Free market forces at work.

Eric
Posted on: 19 January 2004 by Simon Perry
Matthew,
I agree with your views on Sky News, although I think that one of the reasons why they are so good is that they are trying to attain the high standards that have been set by the Beeb.
Cheers
Simon
Posted on: 20 January 2004 by domfjbrown
quote:
Originally posted by Derek Wright:
Dom - perhaps one day you will discover the "off" switch and be more discriminating about what you watch and then the quality of the programs you watch go up dramatically


Believe you me, only having 4 channels means I watch almost NO TV now - probably less than an hour a week. My housemate will flop on the sofa and watch rubbish all night. Stuff like The Salon bores the arse off me to be frank.

quote:
Subsidizing the digital development - thank you - I suggest you get a satellite dish and box or move to where you can get Freeview - at the moment you are chosing to not exploit the digital offerings


The area I'm in in Exeter has:
NO cable
NO coverage for freeview
NO ability for a Sky dish (rented, and conservation area)

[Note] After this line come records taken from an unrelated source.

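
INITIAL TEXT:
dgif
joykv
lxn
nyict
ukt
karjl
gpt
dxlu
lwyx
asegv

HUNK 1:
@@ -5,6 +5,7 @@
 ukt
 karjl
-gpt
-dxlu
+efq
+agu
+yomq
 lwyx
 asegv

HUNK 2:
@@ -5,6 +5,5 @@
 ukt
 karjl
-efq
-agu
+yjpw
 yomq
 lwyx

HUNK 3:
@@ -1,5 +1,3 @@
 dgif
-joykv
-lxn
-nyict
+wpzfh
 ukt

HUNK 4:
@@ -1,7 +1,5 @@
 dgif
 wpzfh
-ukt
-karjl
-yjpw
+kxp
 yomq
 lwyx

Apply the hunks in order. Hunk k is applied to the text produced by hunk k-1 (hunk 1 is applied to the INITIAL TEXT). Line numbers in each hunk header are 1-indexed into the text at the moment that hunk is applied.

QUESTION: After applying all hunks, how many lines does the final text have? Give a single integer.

Answer: 6

Derivation:
Hunk 1: at line 5 remove [gpt,dxlu] add [efq,agu,yomq] -> 11 lines: dgif joykv lxn nyict ukt karjl efq agu yomq lwyx asegv
Hunk 2: at line 5 remove [efq,agu] add [yjpw] -> 10 lines: dgif joykv lxn nyict ukt karjl yjpw yomq lwyx asegv
Hunk 3: at line 1 remove [joykv,lxn,nyict] add [wpzfh] -> 8 lines: dgif wpzfh ukt karjl yjpw yomq lwyx asegv
Hunk 4: at line 1 remove [ukt,karjl,yjpw] add [kxp] -> 6 lines: dgif wpzfh kxp yomq lwyx asegv
Final line count: 6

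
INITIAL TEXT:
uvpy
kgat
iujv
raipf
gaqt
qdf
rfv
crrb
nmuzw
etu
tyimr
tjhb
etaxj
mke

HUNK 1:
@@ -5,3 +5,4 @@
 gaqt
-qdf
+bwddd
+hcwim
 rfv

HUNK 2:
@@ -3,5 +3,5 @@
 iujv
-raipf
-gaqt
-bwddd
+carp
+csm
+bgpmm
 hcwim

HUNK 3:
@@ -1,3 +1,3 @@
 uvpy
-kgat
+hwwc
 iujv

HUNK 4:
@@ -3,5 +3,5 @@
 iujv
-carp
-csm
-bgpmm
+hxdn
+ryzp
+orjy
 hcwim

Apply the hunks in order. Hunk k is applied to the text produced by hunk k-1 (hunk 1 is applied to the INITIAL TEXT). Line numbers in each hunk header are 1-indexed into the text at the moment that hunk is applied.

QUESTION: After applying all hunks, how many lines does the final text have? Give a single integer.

Hunk 1: at line 5 remove [qdf] add [bwddd,hcwim] -> 15 lines: uvpy kgat iujv raipf gaqt bwddd hcwim rfv crrb nmuzw etu tyimr tjhb etaxj mke
Hunk 2: at line 3 remove [raipf,gaqt,bwddd] add [carp,csm,bgpmm] -> 15 lines: uvpy kgat iujv carp csm bgpmm hcwim rfv crrb nmuzw etu tyimr tjhb etaxj mke
Hunk 3: at line 1 remove [kgat] add [hwwc] -> 15 lines: uvpy hwwc iujv carp csm bgpmm hcwim rfv crrb nmuzw etu tyimr tjhb etaxj mke
Hunk 4: at line 3 remove [carp,csm,bgpmm] add [hxdn,ryzp,orjy] -> 15 lines: uvpy hwwc iujv hxdn ryzp orjy hcwim rfv crrb nmuzw etu tyimr tjhb etaxj mke
Final line count: 15

Answer: 15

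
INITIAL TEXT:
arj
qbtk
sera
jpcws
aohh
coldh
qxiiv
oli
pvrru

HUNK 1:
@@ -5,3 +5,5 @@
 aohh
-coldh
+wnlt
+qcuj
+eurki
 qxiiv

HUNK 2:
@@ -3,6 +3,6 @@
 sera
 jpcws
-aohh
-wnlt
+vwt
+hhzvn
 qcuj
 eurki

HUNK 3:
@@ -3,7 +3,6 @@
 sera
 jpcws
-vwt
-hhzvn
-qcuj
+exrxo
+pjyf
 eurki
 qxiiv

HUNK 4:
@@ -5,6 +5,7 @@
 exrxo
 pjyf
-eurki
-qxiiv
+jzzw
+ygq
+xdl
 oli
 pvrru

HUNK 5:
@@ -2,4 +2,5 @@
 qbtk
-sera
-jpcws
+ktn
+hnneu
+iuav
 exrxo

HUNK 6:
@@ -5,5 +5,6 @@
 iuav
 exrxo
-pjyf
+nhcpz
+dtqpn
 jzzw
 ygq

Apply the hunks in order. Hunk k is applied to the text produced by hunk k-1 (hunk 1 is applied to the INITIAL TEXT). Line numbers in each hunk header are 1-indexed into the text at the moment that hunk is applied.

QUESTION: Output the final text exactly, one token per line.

Hunk 1: at line 5 remove [coldh] add [wnlt,qcuj,eurki] -> 11 lines: arj qbtk sera jpcws aohh wnlt qcuj eurki qxiiv oli pvrru
Hunk 2: at line 3 remove [aohh,wnlt] add [vwt,hhzvn] -> 11 lines: arj qbtk sera jpcws vwt hhzvn qcuj eurki qxiiv oli pvrru
Hunk 3: at line 3 remove [vwt,hhzvn,qcuj] add [exrxo,pjyf] -> 10 lines: arj qbtk sera jpcws exrxo pjyf eurki qxiiv oli pvrru
Hunk 4: at line 5 remove [eurki,qxiiv] add [jzzw,ygq,xdl] -> 11 lines: arj qbtk sera jpcws exrxo pjyf jzzw ygq xdl oli pvrru
Hunk 5: at line 2 remove [sera,jpcws] add [ktn,hnneu,iuav] -> 12 lines: arj qbtk ktn hnneu iuav exrxo pjyf jzzw ygq xdl oli pvrru
Hunk 6: at line 5 remove [pjyf] add [nhcpz,dtqpn] -> 13 lines: arj qbtk ktn hnneu iuav exrxo nhcpz dtqpn jzzw ygq xdl oli pvrru

Answer: arj
qbtk
ktn
hnneu
iuav
exrxo
nhcpz
dtqpn
jzzw
ygq
xdl
oli
pvrru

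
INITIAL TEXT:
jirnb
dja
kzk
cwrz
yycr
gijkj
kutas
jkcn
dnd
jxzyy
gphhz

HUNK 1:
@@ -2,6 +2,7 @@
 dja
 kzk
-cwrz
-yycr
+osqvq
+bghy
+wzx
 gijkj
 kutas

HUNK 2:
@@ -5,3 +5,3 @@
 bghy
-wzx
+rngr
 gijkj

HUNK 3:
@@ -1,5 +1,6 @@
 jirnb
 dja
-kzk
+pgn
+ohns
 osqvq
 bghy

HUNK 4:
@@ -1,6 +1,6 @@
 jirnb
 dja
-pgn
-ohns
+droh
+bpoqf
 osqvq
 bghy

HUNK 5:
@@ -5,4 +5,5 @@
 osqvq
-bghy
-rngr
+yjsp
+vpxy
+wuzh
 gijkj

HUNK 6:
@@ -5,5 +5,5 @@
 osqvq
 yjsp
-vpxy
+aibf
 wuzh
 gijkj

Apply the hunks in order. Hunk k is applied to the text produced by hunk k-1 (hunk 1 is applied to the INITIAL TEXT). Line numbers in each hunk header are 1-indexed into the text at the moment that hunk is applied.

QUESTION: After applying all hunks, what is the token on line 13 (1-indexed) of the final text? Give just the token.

Hunk 1: at line 2 remove [cwrz,yycr] add [osqvq,bghy,wzx] -> 12 lines: jirnb dja kzk osqvq bghy wzx gijkj kutas jkcn dnd jxzyy gphhz
Hunk 2: at line 5 remove [wzx] add [rngr] -> 12 lines: jirnb dja kzk osqvq bghy rngr gijkj kutas jkcn dnd jxzyy gphhz
Hunk 3: at line 1 remove [kzk] add [pgn,ohns] -> 13 lines: jirnb dja pgn ohns osqvq bghy rngr gijkj kutas jkcn dnd jxzyy gphhz
Hunk 4: at line 1 remove [pgn,ohns] add [droh,bpoqf] -> 13 lines: jirnb dja droh bpoqf osqvq bghy rngr gijkj kutas jkcn dnd jxzyy gphhz
Hunk 5: at line 5 remove [bghy,rngr] add [yjsp,vpxy,wuzh] -> 14 lines: jirnb dja droh bpoqf osqvq yjsp vpxy wuzh gijkj kutas jkcn dnd jxzyy gphhz
Hunk 6: at line 5 remove [vpxy] add [aibf] -> 14 lines: jirnb dja droh bpoqf osqvq yjsp aibf wuzh gijkj kutas jkcn dnd jxzyy gphhz
Final line 13: jxzyy

Answer: jxzyy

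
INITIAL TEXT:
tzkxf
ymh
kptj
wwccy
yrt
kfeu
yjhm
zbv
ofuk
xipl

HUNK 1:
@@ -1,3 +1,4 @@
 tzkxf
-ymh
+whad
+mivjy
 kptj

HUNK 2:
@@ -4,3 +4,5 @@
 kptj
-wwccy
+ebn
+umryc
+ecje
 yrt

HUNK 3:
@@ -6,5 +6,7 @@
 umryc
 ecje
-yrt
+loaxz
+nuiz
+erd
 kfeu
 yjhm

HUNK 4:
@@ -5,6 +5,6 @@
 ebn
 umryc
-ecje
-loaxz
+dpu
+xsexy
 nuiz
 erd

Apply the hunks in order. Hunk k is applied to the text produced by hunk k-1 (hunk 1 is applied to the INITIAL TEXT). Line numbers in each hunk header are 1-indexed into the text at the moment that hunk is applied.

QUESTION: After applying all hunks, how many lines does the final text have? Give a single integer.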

Therefore I have no choice, but I'm still forced to pay for the BBC's digital services. Why should I pay even more money to move again (for the second time in 12 months) just to receive DTV etc, when the only reason our (fairly densely) populated area of Exeter is served by an analog-only repeater TX that the BBC are too cheap to upgrade?

I'm not actually that bothered to be honest - it just seems silly for me to pay a TV licence when >99% of my current viewing is prerecorded DVDs and VHS tapes...

__________________________
Make your choice, adventurous Stranger;
Strike the bell and bide the danger
Or wonder, till it drives you mad,
What would have followed if you had.

Posted on: 27 January 2004 by Kevin-W
In light of the publication of the Hutton Report later today (let's ignore, for the moment, the leaked Sun version of same, which claims Auntie will get its wrists slapped), it might be a good idea to get this thread up and running again.

See you at 1, then...

Kevin
Posted on: 28 January 2004 by Rasher
And, Oh Boy, am I looking forward to it! This is gonna be good.